Simon de Montfort at home and at war – Odiham Castle.
Presented by Rupert Willoughby
14th February 2023
Odiham Castle is now a sorry looking ruin beside the Basingstoke canal. But Rupert Willoughby brought the castle back to life with his vivid description of its importance to the history of England in the 13th Century.
Odiham Castle, known locally as King John’s Castle, was built more than 800 years ago, it was a fortress in a strategic location between Winchester and Windsor and it is one of only three fortresses built by King John.
King John stayed at Odiham in the days leading up to his forced negotiations with the Barons that resulted in the Magna Carta being signed and sealed in June 1215 at Runnymede.
In 1236 the castle/hunting lodge was gifted by King Henry III to his sister Eleanor of England, two years prior to her marriage to Simon de Montfort, a French nobleman by birth who became one of the most powerful nobleman in England and Earl of Leicester.
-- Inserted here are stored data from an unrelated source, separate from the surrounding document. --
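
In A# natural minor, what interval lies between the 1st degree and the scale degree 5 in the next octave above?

A# natural minor: A# B# C# D# E# F# G#.
1st degree = A#; degree 5 (up an octave) = E#.
A# up to E# spans 12 letter names and 19 semitones — a perfect twelfth.

perfect twelfth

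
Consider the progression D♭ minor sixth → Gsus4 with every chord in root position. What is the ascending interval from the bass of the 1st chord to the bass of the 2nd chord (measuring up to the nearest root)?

The roots are D♭ and G.
4 letter names make it a fourth; at 6 semitones (a half step wider than perfect) the quality is augmented.

augmented fourth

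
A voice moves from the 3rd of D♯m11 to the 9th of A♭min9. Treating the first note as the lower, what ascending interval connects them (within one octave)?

The 3rd of D♯m11 is F♯; the 9th of A♭min9 is B♭.
From F♯ to B♭: 4 semitones over a fourth = diminished.

d4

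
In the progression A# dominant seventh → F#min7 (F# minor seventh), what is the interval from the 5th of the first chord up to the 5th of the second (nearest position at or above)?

A# dominant seventh has E# as its 5th, and F#min7 (F# minor seventh) has C# as its 5th.
6 letter names make it a sixth; at 8 semitones (a half step narrower than major) the quality is minor.

minor 6th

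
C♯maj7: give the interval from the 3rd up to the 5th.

The chord tones of C♯Δ7 are C♯-E♯-G♯-B♯.
The 3rd is E♯ and the 5th is G♯.
E♯ up to G♯ is 3 semitones, a half step narrower than a major third, so the interval is minor.

minor third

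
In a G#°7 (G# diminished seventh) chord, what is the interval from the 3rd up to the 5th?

minor 3rd

The chord tones of G#°7 (G# diminished seventh) are G#-B-D-F.
That puts B below D.
From B to D: 3 semitones over a third = minor.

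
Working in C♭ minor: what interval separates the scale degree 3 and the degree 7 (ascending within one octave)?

The scale runs C♭ D♭ E𝄫 F♭ G♭ A𝄫 B𝄫.
Scale degree 3 = E𝄫; 7th scale degree = B𝄫.
From E𝄫 to B𝄫 is 7 semitones, exactly the perfect fifth.

perfect 5th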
This union would have made Odiham Castle, one of the most powerful households in the land.
The life and times of the medieval castle were vividly described, from the physical structure - a three story, stone-faced castellated building, protected by two moats and palisades, to the fascinating description of living conditions and everyday life, revealed from the detailed records that were kept by Eleanor.
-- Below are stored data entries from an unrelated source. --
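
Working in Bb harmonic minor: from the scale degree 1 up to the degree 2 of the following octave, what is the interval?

major 9th

Bb harmonic minor: Bb C Db Eb F Gb A.
So we need the interval from Bb up to C.
Bb up to C spans 9 letter names and 14 semitones — a major ninth.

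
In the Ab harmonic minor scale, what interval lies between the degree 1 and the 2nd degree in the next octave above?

major ninth

Spelling the Ab harmonic minor scale: Ab Bb Cb Db Eb Fb G.
So we need the interval from Ab up to Bb.
From Ab to Bb is 14 semitones, exactly the major ninth.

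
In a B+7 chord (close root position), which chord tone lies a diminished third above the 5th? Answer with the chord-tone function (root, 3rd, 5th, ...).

7th

B augmented seventh: B, D#, F##, A.
The 5th is F##. A diminished third above F## is A.
A is the chord's 7th.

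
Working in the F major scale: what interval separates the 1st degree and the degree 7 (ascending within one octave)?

M7

Spelling the F major scale: F G A Bb C D E.
So we need the interval from F up to E.
F up to E spans 7 letter names and 11 semitones — a major seventh.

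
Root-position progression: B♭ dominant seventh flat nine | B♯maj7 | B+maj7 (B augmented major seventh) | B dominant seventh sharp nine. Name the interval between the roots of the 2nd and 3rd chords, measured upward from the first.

The roots are B♯ and B.
B♯ up to B is 11 semitones, a half step narrower than a perfect octave, so the interval is diminished.

d8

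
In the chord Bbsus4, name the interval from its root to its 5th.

Bbsus4: Bb, Eb, F.
The root is Bb and the 5th is F.
Counting 5 letters and 7 half steps from Bb gives a perfect fifth.

perfect fifth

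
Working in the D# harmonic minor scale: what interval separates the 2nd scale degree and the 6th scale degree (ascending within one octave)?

The scale runs D# E# F# G# A# B C##.
That puts E# below B.
5 letter names make it a fifth; at 6 semitones (a half step narrower than perfect) the quality is diminished.

diminished fifth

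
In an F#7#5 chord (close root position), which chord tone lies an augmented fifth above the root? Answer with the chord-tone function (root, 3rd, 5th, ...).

F#7#5 is spelled F#-A#-C##-E.
The root is F#. An augmented fifth above F# is C##.
C## is the chord's 5th.

5th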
Odiham Castle and Simon de Montfort were closely associated with the foundation of Britain’s constitutional democracy. For a short time in 1265 Simon do Montfort became de facto ruler of England having defeated Henry III at the Battle of Lewes. Simon de Montfort summoned Barons and Knights to his Parliament and for the first time also included elected representatives from selected Boroughs. Although Simon de Montfort was defeated and killed later that year at the battle of Evesham, the principle of elected representatives was established which later evolved into the House of Commons.
Rupert Willoughby’s fascinating lecture about such a local landmark included slides of some beautiful contemporaneous paintings.